Codiak BioSciences, Inc. announced the initiation of patient dosing in its Phase 1 clinical trial of exoASO-STAT6, an engineered exosome precision medicine candidate designed to selectively deliver antisense oligonucleotides to disrupt STAT6 signaling in tumor associated macrophages (TAMs) and induce an anti-tumor immune response. exoASO-STAT6 is Codiak's third clinical program and the first to evaluate a systemically administered exosome-based drug candidate.

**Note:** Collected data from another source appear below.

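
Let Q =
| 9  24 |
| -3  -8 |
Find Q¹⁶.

[[9, 24], [-3, -8]]

Q² = Q (a projection; rank 1, trace 1), so Q¹⁶ = Q.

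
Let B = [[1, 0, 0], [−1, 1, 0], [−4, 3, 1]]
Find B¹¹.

[[1, 0, 0], [−11, 1, 0], [−209, 33, 1]]

B = I + N where N = [[0, 0, 0], [−1, 0, 0], [−4, 3, 0]] is strictly lower-triangular, so N³ = 0.
(I + N)¹¹ = I + 11·N + 55·N² = [[1, 0, 0], [−11, 1, 0], [−209, 33, 1]].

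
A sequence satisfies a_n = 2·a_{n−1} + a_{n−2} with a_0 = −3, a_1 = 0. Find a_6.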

The Phase 1 clinical trial will evaluate the safety, tolerability, biomarkers and preliminary anti-tumor activity of exoASO-STAT6 in patients with advanced hepatocellular carcinoma (HCC), patients with liver metastases from primary gastric cancer and colorectal cancer (CRC). The study is anticipated to enroll patients across four cohorts at sequentially escalating dose levels, with subjects in the initial cohorts receiving biweekly exoASO-STAT6 administered intravenously over the course of 28 days. Ultimately the trial may enroll up to 30 patients. Initial Phase 1 data are expected in the first half of 2023. TAMs promote tumor growth by exhibiting an immune suppressive M2 phenotype. Reprogramming TAMs toward a pro-inflammatory M1 phenotype may be a compelling approach to induce anti-tumor immunity. The M2 phenotype is controlled by key transcription factors such as STAT6, which have proven difficult to drug selectively in TAMs using prior approaches. Codiak plans to initially develop exoASO-STAT6 for primary cancers of the liver, where STAT6 expression has been correlated with poor survival.

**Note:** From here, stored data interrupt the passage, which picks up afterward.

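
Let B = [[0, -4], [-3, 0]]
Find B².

[[12, 0], [0, 12]]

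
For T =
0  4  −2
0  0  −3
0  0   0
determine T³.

[[0, 0, 0], [0, 0, 0], [0, 0, 0]]

T is strictly triangular, hence nilpotent: T³ = 0, so T³ = 0.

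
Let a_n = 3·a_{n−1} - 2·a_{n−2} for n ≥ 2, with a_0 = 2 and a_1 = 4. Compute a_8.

With companion matrix B = [[3, -2], [1, 0]], [a_n, a_{n−1}]ᵀ = B·[a_{n−1}, a_{n−2}]ᵀ, so [a_8, a_7]ᵀ = B^7·[a_1, a_0]ᵀ.
B^7 = [[255, -254], [127, -126]], giving [a_8, a_7]ᵀ = [[512], [256]].

512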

In multiple in vivo preclinical studies, exoASO-STAT6 demonstrated potent single agent activity, including >90% tumor growth inhibition and 50-80% complete responses. In HCC models, exoASO-STAT6 induced significant knockdown of STAT6 mRNA, attenuated tumor growth and induced complete remission of tumor lesions in 50% of mice. This anti-tumor activity was enhanced (75% complete remissions) when exoASO-STAT6 was administered with anti-PD1 antibodies. The monotherapy activity was accompanied by remodeling of the tumor microenvironment including significant expansion of M1-like macrophages and induction of an adaptive anti-tumor immune response, enabling tumor elimination. Codiak's proprietary engEx Platform is designed to enable the development of engineered exosome therapeutics for a wide spectrum of diseases and to manufacture them reproducibly and at scale to pharmaceutical standards. By leveraging the inherent biology, function and tolerability profile of exosomes, Codiak is developing engEx exosomes designed to carry and protect potent drug molecules, provide selective delivery and elicit the desired pharmacology at the desired tissue and cellular sites. Through its engEx Platform, Codiak seeks to direct tropism and distribution by engineering exosomes to carry on their surface specific targeting drug moieties, such as proteins, antibodies/fragments, and peptides, individually or in combination. Codiak scientists have identified two exosomal proteins that serve as surface and luminal scaffolds. By engineering the exosome surface or lumen and optimizing the route of administration, Codiak aims to deliver engEx exosomes to the desired cell and tissue to more selectively engage the drug target, potentially enhancing the therapeutic index by improving potency and reducing toxicity.